Já as vítimas de violência sexual doméstica podem enfrentar dificuldades emocionais, sexuais e no relacionamento social. É comum sentimentos de culpa, de autodesvalorização, depressão, podendo levar muitas vezes ao suicídio. Os problemas de relacionamento social são permeados por sentimentos contraditórios em relação aos agressores (raiva, medo, amor). Também podem apresentar timidez e medo das pessoas. Na esfera sexual podem mostrar dificuldade de se relacionar com homens, promiscuidade e prostituição, como forma de autoagressão.
Na violência psicológica pode ocorrer uma incapacidade para aprender, de construir e manter uma relação interpessoal satisfatória, comportamentos e sentimentos inapropriados frente a situações normais, humor infeliz ou depressivo, insegurança, baixa autoestima, mau rendimento escolar, ansiedade, transtorno de stress pós-traumático, tentativas de suicídio. Muitas vezes, a criança / adolescente é vitima de bullying na escola ou na comunidade, como também, pode transgredir normas e vivenciar violência no namoro.
A família abusiva
Todas essas consequências referentes à violência doméstica estão presentes na família abusiva, descrita como uma ditadura familiar, cujo chefe exerce sobre os demais integrantes um poder ilimitado decorrente das ameaças, torturas (físicas e psicológicas) e segredos bem guardados com a conivência de todos ou quase todos.
O funcionamento da família abusiva basicamente se dá por:
Despotismo: poder arbitrário de um único autor (geralmente o pai ou seu substituto) sobre os demais, prevalecendo exclusivamente sua vontade, seu prazer e necessidades.
Falta de limites: não existem limites entre gerações, ocasionando inversão de papéis com a criança e adolescente, forçados a “cuidar” dos pais; invasão na intimidade dos mais fracos, desrespeito e violência.
Confusão de discursos: a criança pede carinho e recebe sensualidade; pede proteção e recebe abuso; pede respeito e recebe coação, chantagem e humilhação. Muitas vezes acompanhada da frase “É para o teu próprio bem!”.
Toxidade: este tipo de família é tóxica para seus membros, um vício que aprisiona tanto a criança /adolescente vítima e seu agressor num circulo permanente de degradação.
Neste tipo de família não há vencedores, somente vítimas em graus diferentes. Por isso mesmo são necessárias intervenções psicológicas como a terapia familiar, conjugadas muitas vezes com atendimento psicológico individual.
Embora as psicoterapias sejam fundamentais, paralelamente também são importantes as medidas judiciais e socioculturais através de um plano articulado de intervenções na ajuda a essas famílias.

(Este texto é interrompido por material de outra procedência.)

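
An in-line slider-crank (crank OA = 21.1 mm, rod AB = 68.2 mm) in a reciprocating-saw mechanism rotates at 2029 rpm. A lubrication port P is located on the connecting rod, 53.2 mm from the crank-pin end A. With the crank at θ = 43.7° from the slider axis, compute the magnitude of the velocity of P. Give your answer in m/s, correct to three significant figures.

3.72

ω = 212.5 rad/s.  Crank-pin speed |V_A| = rω = 4.4833 m/s, perpendicular to OA.
Rod angle: sinφ = −(r/L) sinθ ⇒ φ = -12.342°; ω_rod = −rω cosθ/√(L²−r²sin²θ) = -48.65 rad/s.
V_P = V_A + ω_rod × AP, with AP = 0.0532 m along the rod.
Components: V_Px = −rω sinθ − a·ω_rod·sinφ = -3.6506 m/s;  V_Py = rω cosθ + a·ω_rod·cosφ = +0.71288 m/s.
|V_P| = √(V_Px² + V_Py²) = 3.7196 m/s.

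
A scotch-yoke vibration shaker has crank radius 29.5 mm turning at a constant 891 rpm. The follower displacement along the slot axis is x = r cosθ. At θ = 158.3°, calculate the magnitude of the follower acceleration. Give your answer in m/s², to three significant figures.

ω = 93.31 rad/s (from 891 rpm).
x = r cosθ ⇒ ẍ = −rω² cosθ (ω constant).
|a| = rω²|cosθ| = 0.0295·(93.31)²·|cos 158.3°| = 238.62 m/s².

239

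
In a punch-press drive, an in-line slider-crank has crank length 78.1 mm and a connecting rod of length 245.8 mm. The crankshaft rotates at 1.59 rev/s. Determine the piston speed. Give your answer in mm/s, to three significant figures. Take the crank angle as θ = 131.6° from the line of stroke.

ω = 2π·1.59 = 9.99 rad/s
For an in-line slider-crank, x = r cosθ + √(L² − r² sin²θ), so v = −rω sinθ·[1 + r cosθ/√(L² − r² sin²θ)].
With r = 0.0781 m, L = 0.2458 m, θ = 131.6°: √(L² − r² sin²θ) = 0.23876 m.
v = −0.0781·9.99·0.74780·[1 + 0.0781·-0.66393/0.23876] = -0.45675 m/s.
|v| = 0.45675 m/s = 456.75 mm/s.

457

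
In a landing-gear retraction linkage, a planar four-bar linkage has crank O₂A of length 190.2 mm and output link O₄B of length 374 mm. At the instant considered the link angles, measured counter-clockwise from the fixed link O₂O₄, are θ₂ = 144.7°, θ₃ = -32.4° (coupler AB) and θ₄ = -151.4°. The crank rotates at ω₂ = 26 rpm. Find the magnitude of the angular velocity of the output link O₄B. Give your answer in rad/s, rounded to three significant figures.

0.0801

ω₂ = 2.723 rad/s (from 26 rpm).
Differentiating the loop-closure r₂e^{iθ₂}+r₃e^{iθ₃}=r₁+r₄e^{iθ₄} gives r₂ω₂e^{iθ₂}+r₃ω₃e^{iθ₃}=r₄ω₄e^{iθ₄}.
Eliminating the other unknown: ω₄ = r₂ω₂ sin(θ₂−θ₃) / [r₄ sin(θ₄−θ₃)].
Numerator sine = +0.05059; denominator sine = -0.87462.
Result = 0.1902·2.723·(+0.05059) / (0.374·(-0.87462)) = -0.080096 rad/s; magnitude 0.080096 rad/s.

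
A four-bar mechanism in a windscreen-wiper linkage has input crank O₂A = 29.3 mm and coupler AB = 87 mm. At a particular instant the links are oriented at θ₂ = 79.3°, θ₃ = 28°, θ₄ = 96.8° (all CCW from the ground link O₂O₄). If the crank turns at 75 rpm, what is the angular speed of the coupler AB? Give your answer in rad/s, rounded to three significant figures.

0.853

ω₂ = 7.854 rad/s (from 75 rpm).
Differentiating the loop-closure r₂e^{iθ₂}+r₃e^{iθ₃}=r₁+r₄e^{iθ₄} gives r₂ω₂e^{iθ₂}+r₃ω₃e^{iθ₃}=r₄ω₄e^{iθ₄}.
Eliminating the other unknown: ω₃ = r₂ω₂ sin(θ₄−θ₂) / [r₃ sin(θ₃−θ₄)].
Numerator sine = +0.30071; denominator sine = -0.93232.
Result = 0.0293·7.854·(+0.30071) / (0.087·(-0.93232)) = -0.85313 rad/s; magnitude 0.85313 rad/s.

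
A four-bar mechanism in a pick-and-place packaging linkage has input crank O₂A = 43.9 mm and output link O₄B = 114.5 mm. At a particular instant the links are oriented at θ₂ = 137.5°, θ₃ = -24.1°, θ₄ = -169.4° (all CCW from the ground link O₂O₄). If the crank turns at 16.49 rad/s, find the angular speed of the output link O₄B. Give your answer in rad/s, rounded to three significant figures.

ω₂ = 16.49 rad/s
Differentiating the loop-closure r₂e^{iθ₂}+r₃e^{iθ₃}=r₁+r₄e^{iθ₄} gives r₂ω₂e^{iθ₂}+r₃ω₃e^{iθ₃}=r₄ω₄e^{iθ₄}.
Eliminating the other unknown: ω₄ = r₂ω₂ sin(θ₂−θ₃) / [r₄ sin(θ₄−θ₃)].
Numerator sine = +0.31565; denominator sine = -0.56928.
Result = 0.0439·16.49·(+0.31565) / (0.1145·(-0.56928)) = -3.5056 rad/s; magnitude 3.5056 rad/s.

3.51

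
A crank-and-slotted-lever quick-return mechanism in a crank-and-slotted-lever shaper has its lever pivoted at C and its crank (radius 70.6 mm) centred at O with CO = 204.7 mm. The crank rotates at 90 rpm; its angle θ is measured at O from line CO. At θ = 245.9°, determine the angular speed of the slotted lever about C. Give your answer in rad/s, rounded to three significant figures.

0.246

ω = 9.425 rad/s (from 90 rpm).
Crank pin A relative to C: A = (d + r cosθ, r sinθ); lever angle φ = atan2(r sinθ, d + r cosθ).
Differentiating tanφ: φ̇ = rω(d cosθ + r)/(d² + r² + 2dr cosθ).
d² + r² + 2dr cosθ = |CA|² = 0.0350842 m²;  d cosθ + r = -0.012985 m.
|ω_lever| = |0.0706·9.425·-0.012985| / 0.0350842 = 0.24627 rad/s.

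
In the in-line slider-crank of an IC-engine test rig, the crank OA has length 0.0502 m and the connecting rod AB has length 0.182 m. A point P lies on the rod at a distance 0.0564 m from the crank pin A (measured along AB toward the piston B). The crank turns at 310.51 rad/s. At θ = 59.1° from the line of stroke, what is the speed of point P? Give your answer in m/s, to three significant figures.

15.0

ω = 310.5 rad/s.  Crank-pin speed |V_A| = rω = 15.588 m/s, perpendicular to OA.
Rod angle: sinφ = −(r/L) sinθ ⇒ φ = -13.690°; ω_rod = −rω cosθ/√(L²−r²sin²θ) = -45.269 rad/s.
V_P = V_A + ω_rod × AP, with AP = 0.0564 m along the rod.
Components: V_Px = −rω sinθ − a·ω_rod·sinφ = -13.979 m/s;  V_Py = rω cosθ + a·ω_rod·cosφ = +5.5242 m/s.
|V_P| = √(V_Px² + V_Py²) = 15.031 m/s.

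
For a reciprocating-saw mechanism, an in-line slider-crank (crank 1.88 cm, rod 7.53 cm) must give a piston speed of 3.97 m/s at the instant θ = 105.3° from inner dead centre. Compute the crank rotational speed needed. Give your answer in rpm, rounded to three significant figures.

2240

For an in-line slider-crank, |v_piston| = rω|sinθ|·[1 + r cosθ/√(L² − r² sin²θ)].
With r = 0.0188 m, L = 0.0753 m, θ = 105.3°: the bracketed kinematic factor |dx/dθ| = 0.016903 m.
ω = v/|dx/dθ| = 3.97/0.016903 = 234.87 rad/s.
N = 60ω/(2π) = 2242.9 rpm.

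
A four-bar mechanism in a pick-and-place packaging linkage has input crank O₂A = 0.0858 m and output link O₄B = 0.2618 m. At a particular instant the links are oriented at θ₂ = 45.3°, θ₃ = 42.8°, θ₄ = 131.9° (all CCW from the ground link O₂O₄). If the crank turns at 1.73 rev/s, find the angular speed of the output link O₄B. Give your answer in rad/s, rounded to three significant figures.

ω₂ = 10.87 rad/s (from 1.73 rev/s).
Differentiating the loop-closure r₂e^{iθ₂}+r₃e^{iθ₃}=r₁+r₄e^{iθ₄} gives r₂ω₂e^{iθ₂}+r₃ω₃e^{iθ₃}=r₄ω₄e^{iθ₄}.
Eliminating the other unknown: ω₄ = r₂ω₂ sin(θ₂−θ₃) / [r₄ sin(θ₄−θ₃)].
Numerator sine = +0.04362; denominator sine = +0.99988.
Result = 0.0858·10.87·(+0.04362) / (0.2618·(+0.99988)) = +0.15541 rad/s; magnitude 0.15541 rad/s.

0.155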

Em 1990, foi promulgada o ECA (Estatuto da Criança e do Adolescente) como resultado de movimentos, visando a proteção da criança e do adolescente.
Artigo 5º do ECA:
“Nenhuma criança ou adolescente será objeto de qualquer forma de negligência, discriminação, exploração, violência, crueldade e opressão, punido na forma da lei qualquer atentado, por ação ou omissão, aos seus direitos fundamentais.”
Atualmente, muitos grupos, como o CRAMI (centro regional de atenção aos maus tratos na infância), em São Paulo, também atuam com essa finalidade, além de desenvolver ações preventivas.

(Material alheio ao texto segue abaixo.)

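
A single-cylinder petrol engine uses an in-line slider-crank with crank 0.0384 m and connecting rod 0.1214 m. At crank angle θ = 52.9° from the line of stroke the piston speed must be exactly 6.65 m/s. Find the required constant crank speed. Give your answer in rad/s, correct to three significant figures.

For an in-line slider-crank, |v_piston| = rω|sinθ|·[1 + r cosθ/√(L² − r² sin²θ)].
With r = 0.0384 m, L = 0.1214 m, θ = 52.9°: the bracketed kinematic factor |dx/dθ| = 0.036666 m.
ω = v/|dx/dθ| = 6.65/0.036666 = 181.37 rad/s.

181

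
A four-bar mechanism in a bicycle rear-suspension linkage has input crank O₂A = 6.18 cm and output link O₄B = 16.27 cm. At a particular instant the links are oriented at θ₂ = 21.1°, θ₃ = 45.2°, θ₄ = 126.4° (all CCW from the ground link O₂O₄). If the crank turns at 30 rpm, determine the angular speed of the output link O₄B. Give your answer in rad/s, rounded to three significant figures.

0.493

ω₂ = 3.142 rad/s (from 30 rpm).
Differentiating the loop-closure r₂e^{iθ₂}+r₃e^{iθ₃}=r₁+r₄e^{iθ₄} gives r₂ω₂e^{iθ₂}+r₃ω₃e^{iθ₃}=r₄ω₄e^{iθ₄}.
Eliminating the other unknown: ω₄ = r₂ω₂ sin(θ₂−θ₃) / [r₄ sin(θ₄−θ₃)].
Numerator sine = -0.40833; denominator sine = +0.98823.
Result = 0.0618·3.142·(-0.40833) / (0.1627·(+0.98823)) = -0.49307 rad/s; magnitude 0.49307 rad/s.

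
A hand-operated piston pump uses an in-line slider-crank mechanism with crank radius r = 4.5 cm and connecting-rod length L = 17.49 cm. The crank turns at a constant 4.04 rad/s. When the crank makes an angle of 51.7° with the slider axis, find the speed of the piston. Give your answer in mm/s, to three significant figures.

166

ω = 4.04 rad/s
For an in-line slider-crank, x = r cosθ + √(L² − r² sin²θ), so v = −rω sinθ·[1 + r cosθ/√(L² − r² sin²θ)].
With r = 0.045 m, L = 0.1749 m, θ = 51.7°: √(L² − r² sin²θ) = 0.1713 m.
v = −0.045·4.04·0.78478·[1 + 0.045·0.61978/0.1713] = -0.1659 m/s.
|v| = 0.1659 m/s = 165.9 mm/s.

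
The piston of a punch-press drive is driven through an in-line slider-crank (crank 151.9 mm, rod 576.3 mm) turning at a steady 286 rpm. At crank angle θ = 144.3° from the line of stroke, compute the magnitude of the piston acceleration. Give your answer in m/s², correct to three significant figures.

ω = 2π·286/60 = 29.95 rad/s
x(θ) = r cosθ + √(L² − r² sin²θ); with ω constant, a = ω²·d²x/dθ².
d²x/dθ² = −r cosθ − r²(cos2θ)/√u − r⁴ sin²2θ/(4u^{3/2}),  u = L² − r² sin²θ = 0.324265 m².
Substituting r = 0.1519 m, L = 0.5763 m, θ = 144.3°: d²x/dθ² = +0.10978 m.
a = ω²·d²x/dθ² = (29.95)²·(+0.10978) = +98.475 m/s²;  |a| = 98.475 m/s².

98.5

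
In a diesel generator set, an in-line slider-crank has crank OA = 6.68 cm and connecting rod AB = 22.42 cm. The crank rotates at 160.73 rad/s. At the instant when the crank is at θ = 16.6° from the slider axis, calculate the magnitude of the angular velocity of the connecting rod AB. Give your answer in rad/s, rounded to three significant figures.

ω = 160.7 rad/s
The rod makes angle φ with the slider axis where L sinφ = r sinθ; differentiating, L cosφ·φ̇ = r ω cosθ.
L cosφ = √(L² − r² sin²θ) = 0.22339 m.
|ω_rod| = r ω |cosθ| / √(L² − r² sin²θ) = 0.0668·160.7·0.95832/0.22339 = 46.06 rad/s.

46.1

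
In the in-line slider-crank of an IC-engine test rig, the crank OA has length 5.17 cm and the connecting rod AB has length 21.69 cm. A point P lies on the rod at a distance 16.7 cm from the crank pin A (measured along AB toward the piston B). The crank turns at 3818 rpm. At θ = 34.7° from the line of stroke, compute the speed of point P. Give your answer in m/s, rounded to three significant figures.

ω = 399.8 rad/s.  Crank-pin speed |V_A| = rω = 20.671 m/s, perpendicular to OA.
Rod angle: sinφ = −(r/L) sinθ ⇒ φ = -7.799°; ω_rod = −rω cosθ/√(L²−r²sin²θ) = -79.082 rad/s.
V_P = V_A + ω_rod × AP, with AP = 0.167 m along the rod.
Components: V_Px = −rω sinθ − a·ω_rod·sinφ = -13.559 m/s;  V_Py = rω cosθ + a·ω_rod·cosφ = +3.9097 m/s.
|V_P| = √(V_Px² + V_Py²) = 14.112 m/s.

14.1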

O problema da violência de uma forma geral está bem presente em nossa sociedade atualmente e requer de todos nós um enfretamento, seja através de medidas protetivas, seja através de discussões e entendimento sobre sua causa e efeito.

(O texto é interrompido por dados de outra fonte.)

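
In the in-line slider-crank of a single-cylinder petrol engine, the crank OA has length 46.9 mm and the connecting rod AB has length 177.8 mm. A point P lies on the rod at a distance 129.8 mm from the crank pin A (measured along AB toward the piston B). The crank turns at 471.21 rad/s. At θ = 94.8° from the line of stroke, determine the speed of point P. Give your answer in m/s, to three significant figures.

ω = 471.2 rad/s.  Crank-pin speed |V_A| = rω = 22.1 m/s, perpendicular to OA.
Rod angle: sinφ = −(r/L) sinθ ⇒ φ = -15.240°; ω_rod = −rω cosθ/√(L²−r²sin²θ) = +10.78 rad/s.
V_P = V_A + ω_rod × AP, with AP = 0.1298 m along the rod.
Components: V_Px = −rω sinθ − a·ω_rod·sinφ = -21.654 m/s;  V_Py = rω cosθ + a·ω_rod·cosφ = -0.49924 m/s.
|V_P| = √(V_Px² + V_Py²) = 21.66 m/s.

21.7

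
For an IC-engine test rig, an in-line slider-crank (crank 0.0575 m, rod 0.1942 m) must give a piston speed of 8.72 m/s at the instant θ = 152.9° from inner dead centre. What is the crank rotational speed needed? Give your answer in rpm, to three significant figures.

For an in-line slider-crank, |v_piston| = rω|sinθ|·[1 + r cosθ/√(L² − r² sin²θ)].
With r = 0.0575 m, L = 0.1942 m, θ = 152.9°: the bracketed kinematic factor |dx/dθ| = 0.019226 m.
ω = v/|dx/dθ| = 8.72/0.019226 = 453.55 rad/s.
N = 60ω/(2π) = 4331.1 rpm.

4330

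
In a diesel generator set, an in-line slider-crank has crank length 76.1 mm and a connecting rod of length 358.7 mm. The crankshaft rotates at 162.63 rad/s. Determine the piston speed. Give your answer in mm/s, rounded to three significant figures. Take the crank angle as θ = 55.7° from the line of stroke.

11500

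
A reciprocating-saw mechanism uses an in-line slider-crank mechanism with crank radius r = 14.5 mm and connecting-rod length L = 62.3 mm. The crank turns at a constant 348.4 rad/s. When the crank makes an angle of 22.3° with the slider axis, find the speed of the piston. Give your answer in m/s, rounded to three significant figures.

2.33

ω = 348.4 rad/s
For an in-line slider-crank, x = r cosθ + √(L² − r² sin²θ), so v = −rω sinθ·[1 + r cosθ/√(L² − r² sin²θ)].
With r = 0.0145 m, L = 0.0623 m, θ = 22.3°: √(L² − r² sin²θ) = 0.062057 m.
v = −0.0145·348.4·0.37946·[1 + 0.0145·0.92521/0.062057] = -2.3313 m/s.
|v| = 2.3313 m/s.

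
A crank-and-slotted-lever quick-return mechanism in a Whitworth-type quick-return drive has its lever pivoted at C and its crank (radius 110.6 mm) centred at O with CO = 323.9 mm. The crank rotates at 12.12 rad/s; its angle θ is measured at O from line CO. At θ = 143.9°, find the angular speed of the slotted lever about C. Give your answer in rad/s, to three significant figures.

ω = 12.12 rad/s
Crank pin A relative to C: A = (d + r cosθ, r sinθ); lever angle φ = atan2(r sinθ, d + r cosθ).
Differentiating tanφ: φ̇ = rω(d cosθ + r)/(d² + r² + 2dr cosθ).
d² + r² + 2dr cosθ = |CA|² = 0.0592538 m²;  d cosθ + r = -0.15111 m.
|ω_lever| = |0.1106·12.12·-0.15111| / 0.0592538 = 3.4184 rad/s.

3.42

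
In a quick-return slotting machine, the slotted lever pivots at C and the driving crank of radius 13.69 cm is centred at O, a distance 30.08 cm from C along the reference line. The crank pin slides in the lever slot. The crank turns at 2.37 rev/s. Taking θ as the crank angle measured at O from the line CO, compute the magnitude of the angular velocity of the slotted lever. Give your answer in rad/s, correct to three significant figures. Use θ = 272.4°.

2.70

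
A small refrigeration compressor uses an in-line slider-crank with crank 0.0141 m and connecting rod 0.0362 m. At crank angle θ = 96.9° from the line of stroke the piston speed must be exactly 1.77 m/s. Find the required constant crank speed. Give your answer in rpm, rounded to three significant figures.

For an in-line slider-crank, |v_piston| = rω|sinθ|·[1 + r cosθ/√(L² − r² sin²θ)].
With r = 0.0141 m, L = 0.0362 m, θ = 96.9°: the bracketed kinematic factor |dx/dθ| = 0.013288 m.
ω = v/|dx/dθ| = 1.77/0.013288 = 133.21 rad/s.
N = 60ω/(2π) = 1272 rpm.

1270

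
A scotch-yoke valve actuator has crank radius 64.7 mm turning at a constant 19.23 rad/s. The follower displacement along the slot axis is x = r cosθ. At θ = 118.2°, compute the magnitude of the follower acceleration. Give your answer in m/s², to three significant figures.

ω = 19.23 rad/s
x = r cosθ ⇒ ẍ = −rω² cosθ (ω constant).
|a| = rω²|cosθ| = 0.0647·(19.23)²·|cos 118.2°| = 11.306 m/s².

11.3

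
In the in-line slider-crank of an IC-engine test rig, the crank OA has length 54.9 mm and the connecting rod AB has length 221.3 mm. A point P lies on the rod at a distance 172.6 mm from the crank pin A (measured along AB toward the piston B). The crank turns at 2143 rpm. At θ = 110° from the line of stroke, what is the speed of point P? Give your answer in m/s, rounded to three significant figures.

ω = 224.4 rad/s.  Crank-pin speed |V_A| = rω = 12.32 m/s, perpendicular to OA.
Rod angle: sinφ = −(r/L) sinθ ⇒ φ = -13.481°; ω_rod = −rω cosθ/√(L²−r²sin²θ) = +19.581 rad/s.
V_P = V_A + ω_rod × AP, with AP = 0.1726 m along the rod.
Components: V_Px = −rω sinθ − a·ω_rod·sinφ = -10.789 m/s;  V_Py = rω cosθ + a·ω_rod·cosφ = -0.9273 m/s.
|V_P| = √(V_Px² + V_Py²) = 10.829 m/s.

10.8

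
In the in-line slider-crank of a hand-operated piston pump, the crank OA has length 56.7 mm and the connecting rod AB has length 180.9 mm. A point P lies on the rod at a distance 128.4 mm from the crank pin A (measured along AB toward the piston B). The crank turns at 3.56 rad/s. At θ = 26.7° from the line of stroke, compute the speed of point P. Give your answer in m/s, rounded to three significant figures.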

Referências Bibliográficas:
Azevedo, M.A; Guerra, V. N. A; Infância e violência doméstica: perguntelho- São Paulo: IPUSP/Laboratório de Estudos da Criança, 1994.
Estatuto da criança e do Adolescente – ECA, 1990.
Site: www.crami.org.br
Garbarino J, Guttamann E, Seeley JW. The psychologically battery child. San Francisco: Jossey-Bass Publishers; 1986.